Sunday, July 22, 2007 2:12:06 PM

Post# of 56764
Last year, Paim did not have Trillions of Preferred Shares ready to convert, or 77% Inside shareholders, or a history of "Not Reporting Inventory", like "hidden gold", or a history of "Taking" 95% of All Shares, for a "price" that paim arbitrarily (and possibly, illegally) "set" at less than 5% of the free-trading public market value of the shares, at that time, and Promising to NOT PAY for any of them, for at least 3 MONTHS, if ever.

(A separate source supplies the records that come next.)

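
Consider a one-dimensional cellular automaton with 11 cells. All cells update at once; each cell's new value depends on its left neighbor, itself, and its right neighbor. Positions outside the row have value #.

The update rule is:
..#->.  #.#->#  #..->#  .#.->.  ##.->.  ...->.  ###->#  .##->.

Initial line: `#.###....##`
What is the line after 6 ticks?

.#.#.#....#
#.#.#.#....
.#.#.#.#...
#.#.#.#.#..
.#.#.#.#.#.
#.#.#.#.#.#

#.#.#.#.#.#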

No new "investors" will buy any of this shareholder-unfriendly Paim stock. A few old guys may buy some, thinking that there may be "a bounce like last year", and they will be bounced out of 95% of their new "investment" within 1 year.

Also, a few other Facts and Opinions.

Paim is at its all-time-low.
All long shareholders are losing money.
Everyone who is short is making money.
Insiders are ready to convert and dump Trillions of Preferred shares, and, as Insiders, they will be the first and only and huge sellers, after trading resumes, if it ever resumes.

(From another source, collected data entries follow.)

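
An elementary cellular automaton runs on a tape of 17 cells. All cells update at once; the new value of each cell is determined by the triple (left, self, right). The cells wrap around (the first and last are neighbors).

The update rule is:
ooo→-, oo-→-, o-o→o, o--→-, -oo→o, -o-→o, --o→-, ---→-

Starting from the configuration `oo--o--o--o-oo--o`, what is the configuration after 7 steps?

----o--o--ooo---o
----o--o--o-----o
----o--o--o-----o  (fixed point — unchanged through step 7)

----o--o--o-----o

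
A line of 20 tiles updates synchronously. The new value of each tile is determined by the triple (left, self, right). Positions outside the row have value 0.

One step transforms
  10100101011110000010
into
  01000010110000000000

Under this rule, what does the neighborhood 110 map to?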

And, here is the worst part. Since, (according to Paim's PRs, assuming that they are always Truthful, and Never Modified, and contain All Important Details), CDs and Preferred Shares are UNAFFECTED by this "buy-low-back". But, the open-market will treat it like a 1/20 reverse split, WHICH IT IS. EXCEPT, in a real reverse split, anything "convertible" IS AFFECTED.

Therefore, if Paim gets away with this "Not-Quite-Reverse-Split", there are now 20 times as many, immediately convertible, CDs and Preferred Shares. And Insiders own 77% of them, and Insiders can get theirs converted fastest, and sold first, if they "take an old friend to lunch". While all other non-Insider shareholders "experience unexpected delays", for a never-ending and overlapping series of minor "problems that will be resolved soon".

Anyone whose Broker refused to sell them more shares, should thank their Broker, and take him to the finest dinner, with expensive wine, and pay for the cruise.

Averaging-down is profitable, for shorters, only.